"Türkiye yangın yerine dönmüş..."
Sabah-ı şerifiniz mübarek ola başlıktaki bu sözü söyleyen iktidar muhibbi hayâlî komşum.
Hem Türkiye hem Almanya'dan emekli olup orada oturan karı-koca tatile her gelişlerinde, "Almanya eski Almanya değil, bitmiş; Türkiye çok iyi, çok ucuz!" diye övüp, yeyip-içip, gezip, güle-oynaya gidiyorlardı kötüledikleri Almanya'ya. Ne akraba ne komşu ne de hemcinslerinin sıkıntı ve problemleri umurlarında olmayarak.
Bu sene yalnızca hanımefendi başka bir şehirdeki akrabasının yanına gelmiş. Biraz uzunca kalmış ve sık sık pazara, alış-veriş mağazalarına, hastaneye gitmiş; görmüş ki, her şey ateş pahası. Akrabaları borç batağında. Çocukları işsiz... Dönünce, "Bu sene gelemeyeceğiz, aidat ve sair masrafları bildirin; gönderelim." diye telefon ettiler. "Hayrola" demeden, "Türkiye yangın yeri! Bu kadar pahalılık olur mu İnsanlar aç, perişan!"
Türkiye yangın içinde yangını yaşıyor. Bolu'daki facia sonrası yanan otelin hemen karşısındaki kayak pistinde başka bir otelde kalan tatilciler kayak yapmaya devam etmiş. Diğer otellerin müşterilerine rezervasyon iptal hakkı tanımamış. Onca insanın can verdiği yerde kayak yapmaya nasıl devam edilir Demek yanan sadece otel, ev, maddî yapılar değil. Güzel hasletlerimiz, örf ve geleneklerimiz, dayanışma, yardımlaşma ruhumuz, utanma, diğergâmlık (empati), sevinç, hüzün ve kederleri paylaşma gibi 'ortak' değerlerimiz de yanıyor! Hem de -sözüm ona- dindarlar iktidarında cayır cayır!..

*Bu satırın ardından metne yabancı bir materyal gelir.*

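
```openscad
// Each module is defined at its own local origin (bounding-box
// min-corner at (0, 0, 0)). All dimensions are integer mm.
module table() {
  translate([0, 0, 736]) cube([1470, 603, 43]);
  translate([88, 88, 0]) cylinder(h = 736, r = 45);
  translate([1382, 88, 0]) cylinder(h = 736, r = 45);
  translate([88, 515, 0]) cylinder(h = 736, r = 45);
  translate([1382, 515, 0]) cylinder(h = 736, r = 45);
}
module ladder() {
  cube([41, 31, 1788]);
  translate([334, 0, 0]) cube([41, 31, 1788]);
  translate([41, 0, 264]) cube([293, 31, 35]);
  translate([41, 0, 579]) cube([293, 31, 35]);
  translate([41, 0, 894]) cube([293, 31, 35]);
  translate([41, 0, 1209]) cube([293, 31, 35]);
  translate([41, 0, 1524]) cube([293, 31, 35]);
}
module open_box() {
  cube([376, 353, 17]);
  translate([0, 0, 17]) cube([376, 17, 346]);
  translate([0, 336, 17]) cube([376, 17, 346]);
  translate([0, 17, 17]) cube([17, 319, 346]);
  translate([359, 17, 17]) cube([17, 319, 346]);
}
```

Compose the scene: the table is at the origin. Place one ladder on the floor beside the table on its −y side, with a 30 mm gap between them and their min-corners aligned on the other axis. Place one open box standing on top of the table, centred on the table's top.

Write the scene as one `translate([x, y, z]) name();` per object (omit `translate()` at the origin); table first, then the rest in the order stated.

table();
translate([0, -61, 0]) ladder();
translate([547, 125, 779]) open_box();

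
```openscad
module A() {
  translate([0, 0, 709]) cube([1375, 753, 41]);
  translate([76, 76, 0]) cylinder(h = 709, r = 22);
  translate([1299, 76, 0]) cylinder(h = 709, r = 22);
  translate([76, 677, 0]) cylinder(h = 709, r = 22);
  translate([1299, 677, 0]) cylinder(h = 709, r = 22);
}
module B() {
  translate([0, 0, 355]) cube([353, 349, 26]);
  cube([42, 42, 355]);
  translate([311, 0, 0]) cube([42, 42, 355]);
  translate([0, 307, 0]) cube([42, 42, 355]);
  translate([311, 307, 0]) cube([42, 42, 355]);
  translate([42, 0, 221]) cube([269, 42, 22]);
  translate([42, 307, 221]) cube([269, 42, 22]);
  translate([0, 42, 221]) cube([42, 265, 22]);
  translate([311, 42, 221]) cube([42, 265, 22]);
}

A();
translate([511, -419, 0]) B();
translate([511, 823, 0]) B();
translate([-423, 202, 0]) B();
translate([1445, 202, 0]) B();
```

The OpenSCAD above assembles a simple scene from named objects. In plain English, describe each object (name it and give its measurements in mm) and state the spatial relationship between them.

A is a rectangular dining table. The top is 1375×753×41 mm with its upper surface at z = 750 mm. It stands on four round legs of 44 mm diameter, each leg's bounding box inset 54 mm from the nearest pair of top edges, running from the floor to the underside of the top.

B is a four-legged stool. The seat is a 353×349×26 mm slab whose top surface is at z = 381 mm; four square legs, each 42×42 mm in cross-section, run from the floor (z = 0) to the underside of the seat, each flush with a corner of the seat. Four stretchers, 42 mm wide and 22 mm tall, connect adjacent legs with their undersides at z = 221 mm, each running between the inner faces of the legs it joins and aligned with the legs' outer faces on the other axis.

Four stools sit around the table at the −y, +y, −x, +x sides.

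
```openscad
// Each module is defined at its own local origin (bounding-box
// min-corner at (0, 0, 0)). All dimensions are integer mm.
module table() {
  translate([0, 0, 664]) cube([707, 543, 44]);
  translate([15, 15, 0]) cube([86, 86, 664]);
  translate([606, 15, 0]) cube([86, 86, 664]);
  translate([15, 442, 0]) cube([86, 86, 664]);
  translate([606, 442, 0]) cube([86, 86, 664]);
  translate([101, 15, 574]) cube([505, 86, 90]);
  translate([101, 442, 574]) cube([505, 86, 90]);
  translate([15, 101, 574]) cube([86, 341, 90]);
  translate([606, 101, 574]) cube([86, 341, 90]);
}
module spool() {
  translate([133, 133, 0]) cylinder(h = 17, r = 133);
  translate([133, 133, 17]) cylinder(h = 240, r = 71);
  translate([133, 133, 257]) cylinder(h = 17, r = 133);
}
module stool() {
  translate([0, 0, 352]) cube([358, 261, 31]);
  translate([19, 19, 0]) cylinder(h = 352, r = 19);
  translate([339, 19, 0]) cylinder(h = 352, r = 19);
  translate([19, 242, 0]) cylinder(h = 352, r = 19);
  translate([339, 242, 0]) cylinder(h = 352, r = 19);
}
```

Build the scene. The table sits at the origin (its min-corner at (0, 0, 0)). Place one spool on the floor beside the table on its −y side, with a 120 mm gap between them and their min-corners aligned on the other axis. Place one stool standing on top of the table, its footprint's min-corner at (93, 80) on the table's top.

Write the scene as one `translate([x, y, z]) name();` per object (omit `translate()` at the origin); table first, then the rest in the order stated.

table();
translate([0, -386, 0]) spool();
translate([93, 80, 708]) stool();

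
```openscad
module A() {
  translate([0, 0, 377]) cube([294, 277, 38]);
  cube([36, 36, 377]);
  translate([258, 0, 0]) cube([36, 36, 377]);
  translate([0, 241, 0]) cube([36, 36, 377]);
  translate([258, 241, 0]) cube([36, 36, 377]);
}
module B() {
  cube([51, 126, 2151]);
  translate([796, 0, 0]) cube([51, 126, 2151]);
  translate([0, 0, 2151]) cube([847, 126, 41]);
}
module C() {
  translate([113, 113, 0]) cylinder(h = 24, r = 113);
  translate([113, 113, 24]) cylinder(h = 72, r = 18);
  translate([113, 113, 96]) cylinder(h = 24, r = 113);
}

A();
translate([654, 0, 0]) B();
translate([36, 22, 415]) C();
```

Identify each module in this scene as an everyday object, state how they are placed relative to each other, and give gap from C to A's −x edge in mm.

The spool's min-x is at 36; the stool's min-x is 0; gap = 36 mm.

A is a stool. B is a door frame. C is a spool. The door frame is on the floor beside the stool on its +x side. The spool is on top of the stool. The gap from the spool to the stool's −x edge is 36 mm.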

Müslüman Türk milletinin güzel millî hasletlerinden başında, doğruluk, adalet, merhamet, hürmet, hürriyet, cesaret, nezaket, sevgi, vefakârlık, fedakârlık, alçakgönüllülük, sorumluluk, iyilik, yardım etmek, dayanışma, diğergamlık (empati) misafirperverlik, helâl-haramlara dikkat, dürüstlük gelirdi... Bunlar da cayır cayır yanıyor!